Perhaps a more immediate cause of the emergence of geohumanities is the widespread and relatively sudden uptake of geographically coded data across humanities disciplines thanks to a combination of GIS, GPS, and various forms of locative media attached to the mobile devices that are GPS enabled. It is for this reason that the prefix ‘geo’ has had something of a second renaissance since the turn of the century. In addition to the longstanding uses of “geo” in terms such as ‘geostationary’ and ‘geochemistry’ we now have ‘geo’ entering popular culture, thanks to the new possibilities of being ‘geolocated,’ of data being ‘geocoded,’ and of the ability to partake in ‘geotagging.’

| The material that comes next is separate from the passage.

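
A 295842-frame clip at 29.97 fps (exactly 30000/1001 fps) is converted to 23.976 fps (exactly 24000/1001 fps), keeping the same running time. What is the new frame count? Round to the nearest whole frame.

Frames at target rate = 295842 × (24000/1001) / (30000/1001) = 1183368/5 ≈ 236673.600.
Nearest whole frame: 236674.

236674 frames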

“Other Order” is a sound walk set in the spontaneous landscape of Bussey Brook Meadow at the Arnold Arboretum of Harvard University. Created By: Teri Rueb and Peter Del Tredici

These new technological phenomena relate intimately to the older idea of “geo” as referring to the ‘earth,’ in all of its humanistic implications. Underpinning all of these technologies is a framing of the Earth as Cartesian – that is, composed of four dimensions – such that an absolute location can be discerned. This mode of understanding and engaging with the Earth has its own historical trajectory, being implicated in Classical and Renaissance cartographic efforts, the rendering of the Earth and its inhabitants as machine-like entities in the Enlightenment, and especially the emergence of a military science that relied on a universal cartographic language to render territories knowable, and a precise mathematical knowledge of how projectiles moved through the air. Small wonder, then, that geotagging, which refers to the addition of locational metadata to almost any form of media, has been facilitated by a 20th-century network of military satellites that provide precise locations. These systems were only completely freed from military use in 2000, since which date the prefix ‘geo’ has exploded as a way of denoting that something is precisely locatable.

Geohumanities, then, can be traced through a number of genealogies, including forms of Classical scholarship, the long history of humanism, the specific history of ‘humanistic geography,’ the spatial and material turns across academia, and the more recent embrace of the digital by humanistic disciplines. The Institute will introduce space and place in the humanities to scholars interested in participating in and advancing this interdisciplinary—or even—transdisciplinary, project. How have space and place been defined and conceptualized across a range of disciplines, including philosophy and humanistic forms of geography? How can interdisciplinary topical studies, led by scholars from literature, history, philosophy, architecture, and the creative arts, contribute to a transdisciplinary dialogue on geohumanities? What are the uses and impacts of digital scholarship, methodologies, and representations on geohumanistic inquiry?

Throughout the Institute, we aim to do geohumanities collaboratively in classrooms, galleries, libraries and the field.  We will focus on new interdisciplinary and transdisciplinary research agendas, as well how to bring these agendas to the college classroom. We will provide a habitat in which conversations between participants and visiting scholars about space and place can flourish during the Institute, both formally and convivially. Outputs will include model syllabi and research prospectuses generated by our interdisciplinary encounters. The institute will produce a cohort of teachers and scholars ready to take geohumanities into the classroom and into their research.